Who doesn’t love a good spice cake? It’s the perfect combination of warm spices and sweet cake. But have you ever thought about adding pumpkin puree to the mix? That’s right, pumpkin isn’t just for pies and lattes. It can take your spice cake to the next level. And the best part? This recipe is incredibly easy to make.
Ingredients:
- 1 box of spice cake mix
- 1 can of pumpkin puree (15 oz)
- 1/2 cup of water
- 3 eggs
- 1/3 cup of vegetable oil
Instructions:
- Preheat your oven to 350°F (175°C).
- In a large mixing bowl, combine the spice cake mix, pumpkin puree, water, eggs, and vegetable oil. Mix until well combined.
- Pour the batter into a greased 9×13 inch baking dish.
- Bake for 25-30 minutes, or until a toothpick inserted in the center comes out clean.
- Allow the cake to cool completely before serving.
Nutritional Information:
Serving Size: 1 slice
- Calories: 250
- Total Fat: 10g
- Saturated Fat: 2g
- Cholesterol: 55mg
- Sodium: 320mg
- Total Carbohydrates: 38g
- Dietary Fiber: 2g
- Sugars: 24g
- Protein: 3g
Cooking Time:
25-30 minutes
Equipment:
- Large mixing bowl
- 9×13 inch baking dish
- Mixing spoon or electric mixer
Serving Suggestions:
This cake is delicious on its own, but you can also serve it with a dollop of whipped cream or a scoop of vanilla ice cream. It’s also great with a cup of coffee or tea.
Variations:
You can switch up the flavor by using a different cake mix, such as yellow or chocolate. You can also add in some chopped nuts or chocolate chips for extra texture.
Substitutions:
- If you don’t have pumpkin puree, you can use applesauce or mashed bananas instead.

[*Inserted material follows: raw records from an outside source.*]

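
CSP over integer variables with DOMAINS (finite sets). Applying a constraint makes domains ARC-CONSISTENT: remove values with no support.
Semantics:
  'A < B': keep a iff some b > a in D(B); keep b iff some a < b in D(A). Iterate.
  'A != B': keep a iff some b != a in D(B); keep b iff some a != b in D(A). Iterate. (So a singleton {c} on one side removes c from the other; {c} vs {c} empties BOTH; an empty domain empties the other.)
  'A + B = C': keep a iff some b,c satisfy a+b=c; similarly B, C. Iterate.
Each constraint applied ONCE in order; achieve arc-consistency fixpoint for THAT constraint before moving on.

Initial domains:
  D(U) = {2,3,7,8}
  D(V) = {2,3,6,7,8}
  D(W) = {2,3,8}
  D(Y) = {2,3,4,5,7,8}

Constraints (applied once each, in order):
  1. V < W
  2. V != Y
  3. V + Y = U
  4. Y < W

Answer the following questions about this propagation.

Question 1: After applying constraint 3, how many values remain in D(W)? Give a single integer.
Answer: 2

Derivation:
Constraint 1 (V < W) on D(V)={2,3,6,7,8} D(W)={2,3,8}: V {2,3,6,7,8}->{2,3,6,7}; W {2,3,8}->{3,8}
Constraint 2 (V != Y) on D(V)={2,3,6,7} D(Y)={2,3,4,5,7,8}: no change
Constraint 3 (V + Y = U) on D(V)={2,3,6,7} D(Y)={2,3,4,5,7,8} D(U)={2,3,7,8}: V {2,3,6,7}->{2,3,6}; Y {2,3,4,5,7,8}->{2,4,5}; U {2,3,7,8}->{7,8}
So after constraint 3: D(W)={3,8}, size = 2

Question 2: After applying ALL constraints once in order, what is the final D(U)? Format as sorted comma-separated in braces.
Answer: {7,8}

Derivation:
Constraint 1 (V < W) on D(V)={2,3,6,7,8} D(W)={2,3,8}: V {2,3,6,7,8}->{2,3,6,7}; W {2,3,8}->{3,8}
Constraint 2 (V != Y) on D(V)={2,3,6,7} D(Y)={2,3,4,5,7,8}: no change
Constraint 3 (V + Y = U) on D(V)={2,3,6,7} D(Y)={2,3,4,5,7,8} D(U)={2,3,7,8}: V {2,3,6,7}->{2,3,6}; Y {2,3,4,5,7,8}->{2,4,5}; U {2,3,7,8}->{7,8}
Constraint 4 (Y < W) on D(Y)={2,4,5} D(W)={3,8}: no change
So after all 4 constraints: D(U) = {7,8}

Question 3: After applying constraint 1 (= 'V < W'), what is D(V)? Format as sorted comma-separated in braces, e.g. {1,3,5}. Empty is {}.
Constraint 1 (V < W) on D(V)={2,3,6,7,8} D(W)={2,3,8}: V {2,3,6,7,8}->{2,3,6,7}; W {2,3,8}->{3,8}
So after constraint 1: D(V) = {2,3,6,7}

Answer: {2,3,6,7}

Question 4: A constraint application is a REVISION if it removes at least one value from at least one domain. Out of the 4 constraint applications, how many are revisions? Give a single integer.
Constraint 1 (V < W) on D(V)={2,3,6,7,8} D(W)={2,3,8}: V {2,3,6,7,8}->{2,3,6,7}; W {2,3,8}->{3,8} => REVISION
Constraint 2 (V != Y) on D(V)={2,3,6,7} D(Y)={2,3,4,5,7,8}: no change => not a revision
Constraint 3 (V + Y = U) on D(V)={2,3,6,7} D(Y)={2,3,4,5,7,8} D(U)={2,3,7,8}: V {2,3,6,7}->{2,3,6}; Y {2,3,4,5,7,8}->{2,4,5}; U {2,3,7,8}->{7,8} => REVISION
Constraint 4 (Y < W) on D(Y)={2,4,5} D(W)={3,8}: no change => not a revision
Total revisions = 2

Answer: 2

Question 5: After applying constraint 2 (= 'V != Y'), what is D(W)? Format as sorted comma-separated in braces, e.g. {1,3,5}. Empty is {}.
Answer: {3,8}

Derivation:
Constraint 1 (V < W) on D(V)={2,3,6,7,8} D(W)={2,3,8}: V {2,3,6,7,8}->{2,3,6,7}; W {2,3,8}->{3,8}
Constraint 2 (V != Y) on D(V)={2,3,6,7} D(Y)={2,3,4,5,7,8}: no change
So after constraint 2: D(W) = {3,8}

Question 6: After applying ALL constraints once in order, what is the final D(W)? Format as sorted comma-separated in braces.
Answer: {3,8}

Derivation:
Constraint 1 (V < W) on D(V)={2,3,6,7,8} D(W)={2,3,8}: V {2,3,6,7,8}->{2,3,6,7}; W {2,3,8}->{3,8}
Constraint 2 (V != Y) on D(V)={2,3,6,7} D(Y)={2,3,4,5,7,8}: no change
Constraint 3 (V + Y = U) on D(V)={2,3,6,7} D(Y)={2,3,4,5,7,8} D(U)={2,3,7,8}: V {2,3,6,7}->{2,3,6}; Y {2,3,4,5,7,8}->{2,4,5}; U {2,3,7,8}->{7,8}
Constraint 4 (Y < W) on D(Y)={2,4,5} D(W)={3,8}: no change
So after all 4 constraints: D(W) = {3,8}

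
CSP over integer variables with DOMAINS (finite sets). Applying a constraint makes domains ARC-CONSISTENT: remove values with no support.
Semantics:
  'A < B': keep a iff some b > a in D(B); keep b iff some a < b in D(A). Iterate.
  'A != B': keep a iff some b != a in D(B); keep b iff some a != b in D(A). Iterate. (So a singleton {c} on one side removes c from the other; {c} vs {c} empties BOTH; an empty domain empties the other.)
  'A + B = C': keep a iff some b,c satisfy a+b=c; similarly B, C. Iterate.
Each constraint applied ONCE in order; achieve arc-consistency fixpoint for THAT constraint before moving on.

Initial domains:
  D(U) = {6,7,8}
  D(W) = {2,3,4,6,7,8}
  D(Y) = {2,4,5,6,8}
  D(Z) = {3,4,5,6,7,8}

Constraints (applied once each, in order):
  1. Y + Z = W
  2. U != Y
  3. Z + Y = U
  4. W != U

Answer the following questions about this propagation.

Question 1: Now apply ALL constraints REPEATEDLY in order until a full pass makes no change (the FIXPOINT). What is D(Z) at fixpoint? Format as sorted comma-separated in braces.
pass 0 (initial): D(Z)={3,4,5,6,7,8}
pass 1: W {2,3,4,6,7,8}->{6,7,8}; Y {2,4,5,6,8}->{2,4,5}; Z {3,4,5,6,7,8}->{3,4,5,6}
pass 2: no change
Fixpoint after 2 passes: D(Z) = {3,4,5,6}

Answer: {3,4,5,6}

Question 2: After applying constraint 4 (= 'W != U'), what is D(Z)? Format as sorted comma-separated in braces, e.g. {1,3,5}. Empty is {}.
Answer: {3,4,5,6}

Derivation:
Constraint 1 (Y + Z = W) on D(Y)={2,4,5,6,8} D(Z)={3,4,5,6,7,8} D(W)={2,3,4,6,7,8}: Y {2,4,5,6,8}->{2,4,5}; Z {3,4,5,6,7,8}->{3,4,5,6}; W {2,3,4,6,7,8}->{6,7,8}
Constraint 2 (U != Y) on D(U)={6,7,8} D(Y)={2,4,5}: no change
Constraint 3 (Z + Y = U) on D(Z)={3,4,5,6} D(Y)={2,4,5} D(U)={6,7,8}: no change
Constraint 4 (W != U) on D(W)={6,7,8} D(U)={6,7,8}: no change
So after constraint 4: D(Z) = {3,4,5,6}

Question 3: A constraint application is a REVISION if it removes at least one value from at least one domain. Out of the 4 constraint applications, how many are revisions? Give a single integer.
Constraint 1 (Y + Z = W) on D(Y)={2,4,5,6,8} D(Z)={3,4,5,6,7,8} D(W)={2,3,4,6,7,8}: Y {2,4,5,6,8}->{2,4,5}; Z {3,4,5,6,7,8}->{3,4,5,6}; W {2,3,4,6,7,8}->{6,7,8} => REVISION
Constraint 2 (U != Y) on D(U)={6,7,8} D(Y)={2,4,5}: no change => not a revision
Constraint 3 (Z + Y = U) on D(Z)={3,4,5,6} D(Y)={2,4,5} D(U)={6,7,8}: no change => not a revision
Constraint 4 (W != U) on D(W)={6,7,8} D(U)={6,7,8}: no change => not a revision
Total revisions = 1

Answer: 1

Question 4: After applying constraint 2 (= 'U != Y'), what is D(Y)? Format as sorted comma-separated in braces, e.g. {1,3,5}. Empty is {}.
Answer: {2,4,5}

Derivation:
Constraint 1 (Y + Z = W) on D(Y)={2,4,5,6,8} D(Z)={3,4,5,6,7,8} D(W)={2,3,4,6,7,8}: Y {2,4,5,6,8}->{2,4,5}; Z {3,4,5,6,7,8}->{3,4,5,6}; W {2,3,4,6,7,8}->{6,7,8}
Constraint 2 (U != Y) on D(U)={6,7,8} D(Y)={2,4,5}: no change
So after constraint 2: D(Y) = {2,4,5}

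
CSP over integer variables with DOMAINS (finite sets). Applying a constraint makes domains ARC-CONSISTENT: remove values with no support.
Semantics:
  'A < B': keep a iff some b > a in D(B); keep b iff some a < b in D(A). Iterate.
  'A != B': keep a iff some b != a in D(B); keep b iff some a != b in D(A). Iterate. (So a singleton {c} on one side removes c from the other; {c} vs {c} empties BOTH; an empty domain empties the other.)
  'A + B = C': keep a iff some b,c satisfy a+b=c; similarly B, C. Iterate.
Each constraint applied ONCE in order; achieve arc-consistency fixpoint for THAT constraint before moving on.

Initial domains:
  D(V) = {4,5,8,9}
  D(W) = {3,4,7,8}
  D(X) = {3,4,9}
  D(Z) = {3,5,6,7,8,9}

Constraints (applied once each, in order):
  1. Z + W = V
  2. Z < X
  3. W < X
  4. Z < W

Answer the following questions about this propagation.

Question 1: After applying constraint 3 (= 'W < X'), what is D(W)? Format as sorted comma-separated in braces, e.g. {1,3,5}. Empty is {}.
Answer: {3,4}

Derivation:
Constraint 1 (Z + W = V) on D(Z)={3,5,6,7,8,9} D(W)={3,4,7,8} D(V)={4,5,8,9}: Z {3,5,6,7,8,9}->{5,6}; W {3,4,7,8}->{3,4}; V {4,5,8,9}->{8,9}
Constraint 2 (Z < X) on D(Z)={5,6} D(X)={3,4,9}: X {3,4,9}->{9}
Constraint 3 (W < X) on D(W)={3,4} D(X)={9}: no change
So after constraint 3: D(W) = {3,4}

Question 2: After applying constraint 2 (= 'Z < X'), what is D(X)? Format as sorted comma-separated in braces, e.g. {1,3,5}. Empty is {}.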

- If you’re looking for a healthier option, you can use a sugar-free cake mix and substitute the oil with unsweetened applesauce.
Storage:
This cake can be stored in an airtight container at room temperature for up to 3 days. You can also freeze it for up to 3 months.
Tips:
- Make sure to grease your baking dish well so the cake doesn’t stick.
- Don’t overmix the batter or the cake will be tough.
- Allow the cake to cool completely before cutting into it.
Notes:
This recipe is perfect for fall and winter holidays, but it’s also great year-round. It’s a crowd-pleaser, so be prepared to make it again and again.
Frequently Asked Questions:
Can I use a different cake mix?
Yes, you can use any flavor of cake mix you like. Just keep in mind that it will change the flavor of the cake.
Can I use fresh pumpkin instead of canned?
Yes, you can use fresh pumpkin puree if you prefer. Just make sure to remove the seeds and peel the pumpkin before pureeing it.
Can I make this cake ahead of time?
Yes, you can make this cake a day ahead of time and store it in the refrigerator. Just make sure to bring it to room temperature before serving.
This spice cake mix and pumpkin puree recipe is a winner. It’s easy to make, delicious, and perfect for any occasion. The pumpkin adds a subtle sweetness and moisture to the cake that takes it to the next level. Plus, it’s a great way to sneak some vegetables into your dessert. Give it a try and see for yourself how amazing it is!